Riri bisa tersenyum senang saat melihat Mr. Aric lebih ceria. Sudah ada senyum di bibirnya. Bahkan ia sudah merencanakan untuk masuk kantor dua hari ke depan.
Tidak ada yang lebih menakutkan selain kehilangan Mr. Aric saat ini. Bagi Riri hanya Mr. Aric yang bisa membantunya untuk mewujudkan semua cita-citanya.
Ah, Riri ingat jika besok Rian mengajak untuk menemaninya membuat kejutan ulang tahun untuk Tuan Felix. Tapi ia bingung cara meminta izin pada Mr. Aric.
Seperti pucuk dicinta ulam pun tiba, Mr. Aric bilang jika besok ia akan menemui seseorang. Ada hal penting yang memang tidak bisa ditinggalkan. Senyum Riri merekah. Ia senang karena tidak perlu repot-repot memikirkan alasan pada Mr. Aric.
Sebaik itu Mr. Aric padanya. Ia memang berstatus sebagai pembantu di rumah itu. Namun ia bisa bebas pergi saat ada jadwal kuliah. Bahkan pengawal siap antar jemput setiap kali Riri membutuhkannya.
"Sehat-sehat Mr. Aric. Aku berharap Mr. panjang umur. Aku ingin Mr. melihat bagaimana aku sukses.

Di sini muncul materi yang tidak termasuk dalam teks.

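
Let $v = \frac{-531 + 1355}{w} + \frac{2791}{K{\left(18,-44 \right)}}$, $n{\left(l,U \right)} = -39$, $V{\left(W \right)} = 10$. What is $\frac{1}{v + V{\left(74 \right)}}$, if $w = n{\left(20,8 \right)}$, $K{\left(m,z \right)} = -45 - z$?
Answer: $- \frac{39}{109283} \approx -0.00035687$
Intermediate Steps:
$w = -39$
$v = - \frac{109673}{39}$ ($v = \frac{-531 + 1355}{-39} + \frac{2791}{-45 - -44} = 824 \left(- \frac{1}{39}\right) + \frac{2791}{-45 + 44} = - \frac{824}{39} + \frac{2791}{-1} = - \frac{824}{39} + 2791 \left(-1\right) = - \frac{824}{39} - 2791 = - \frac{109673}{39} \approx -2812.1$)
$\frac{1}{v + V{\left(74 \right)}} = \frac{1}{- \frac{109673}{39} + 10} = \frac{1}{- \frac{109283}{39}} = - \frac{39}{109283}$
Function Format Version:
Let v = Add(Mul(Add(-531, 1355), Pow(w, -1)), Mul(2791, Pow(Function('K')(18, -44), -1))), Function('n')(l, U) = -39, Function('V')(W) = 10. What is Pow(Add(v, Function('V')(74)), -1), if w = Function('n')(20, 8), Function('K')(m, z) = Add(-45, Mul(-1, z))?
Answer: Rational(-39, 109283) ≈ -0.00035687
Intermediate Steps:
w = -39
v = Rational(-109673, 39) (v = Add(Mul(Add(-531, 1355), Pow(-39, -1)), Mul(2791, Pow(Add(-45, Mul(-1, -44)), -1))) = Add(Mul(824, Rational(-1, 39)), Mul(2791, Pow(Add(-45, 44), -1))) = Add(Rational(-824, 39), Mul(2791, Pow(-1, -1))) = Add(Rational(-824, 39), Mul(2791, -1)) = Add(Rational(-824, 39), -2791) = Rational(-109673, 39) ≈ -2812.1)
Pow(Add(v, Function('V')(74)), -1) = Pow(Add(Rational(-109673, 39), 10), -1) = Pow(Rational(-109283, 39), -1) = Rational(-39, 109283)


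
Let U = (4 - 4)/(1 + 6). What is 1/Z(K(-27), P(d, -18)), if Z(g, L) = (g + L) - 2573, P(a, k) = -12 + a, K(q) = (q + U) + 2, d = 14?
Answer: -1/2596 ≈ -0.00038521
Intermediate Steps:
U = 0 (U = 0/7 = 0*(⅐) = 0)
K(q) = 2 + q (K(q) = (q + 0) + 2 = q + 2 = 2 + q)
Z(g, L) = -2573 + L + g (Z(g, L) = (L + g) - 2573 = -2573 + L + g)
1/Z(K(-27), P(d, -18)) = 1/(-2573 + (-12 + 14) + (2 - 27)) = 1/(-2573 + 2 - 25) = 1/(-2596) = -1/2596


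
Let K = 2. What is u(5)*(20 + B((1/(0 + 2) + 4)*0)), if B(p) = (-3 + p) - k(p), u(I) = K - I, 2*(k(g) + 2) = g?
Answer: -57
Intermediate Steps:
k(g) = -2 + g/2
u(I) = 2 - I
B(p) = -1 + p/2 (B(p) = (-3 + p) - (-2 + p/2) = (-3 + p) + (2 - p/2) = -1 + p/2)
u(5)*(20 + B((1/(0 + 2) + 4)*0)) = (2 - 1*5)*(20 + (-1 + ((1/(0 + 2) + 4)*0)/2)) = (2 - 5)*(20 + (-1 + ((1/2 + 4)*0)/2)) = -3*(20 + (-1 + ((½ + 4)*0)/2)) = -3*(20 + (-1 + ((9/2)*0)/2)) = -3*(20 + (-1 + (½)*0)) = -3*(20 + (-1 + 0)) = -3*(20 - 1) = -3*19 = -57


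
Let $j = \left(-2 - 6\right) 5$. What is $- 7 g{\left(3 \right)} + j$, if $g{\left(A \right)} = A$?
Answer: $-61$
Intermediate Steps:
$j = -40$ ($j = \left(-8\right) 5 = -40$)
$- 7 g{\left(3 \right)} + j = \left(-7\right) 3 - 40 = -21 - 40 = -61$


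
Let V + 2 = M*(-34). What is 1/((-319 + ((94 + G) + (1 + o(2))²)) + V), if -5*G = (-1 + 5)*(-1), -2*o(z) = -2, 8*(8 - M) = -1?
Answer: -20/9969 ≈ -0.0020062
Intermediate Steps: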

Karena orang pertama yang aku sebut dan aku ingat saat aku sukses pasti anda, Mr." Riri berdoa penuh harap saat ia sudah sampai di kamarnya.
Riri menghabiskan sepanjang malam dengan senyum lebar saat mengingat jika besok ia akan menemani Rian memberikan kejutan pada Tuan Felix. Ia merasa besok adalah hari yang menyenangkan. Paling tidak ia akan terlibat dalam keseruan sebuah keluarga. Meskipun ia bukan siapa-siapa, tapi Tuan Felix dan Rian sudah menerima kehadirannya.
Semoga Kak Mia dan suaminya bisa menerima kehadiranku juga.
Doa sebelum tidur sudah ia ukur dalam hatinya. Kini sudah waktunya ia tidur dengan membawa sejuta harapan dan mimpi indah, agar besok semuanya berjalan sesuai rencananya.
Pagi sekali Riri sudah bangun dan membereskan rumah yang ia tinggali itu. Rumahnya memang besar, namun ia hanya perlu membereskan dan membersihkan beberapa ruangan saja. Karena ruangan yang lain hanya akan ia bereskan saat ruangan itu dipakai acara saja.
Sarapan pagi sesuai kesukaan Mr. Aric sudah Riri sajikan di atas nampan dan siap diantar. Namun langkahnya tertahan saat Mr. Aric lebih dulu menuju ruang makan. Setelah sekian lama, akhirnya Riri melihat Mr. aric makan di meja makan itu.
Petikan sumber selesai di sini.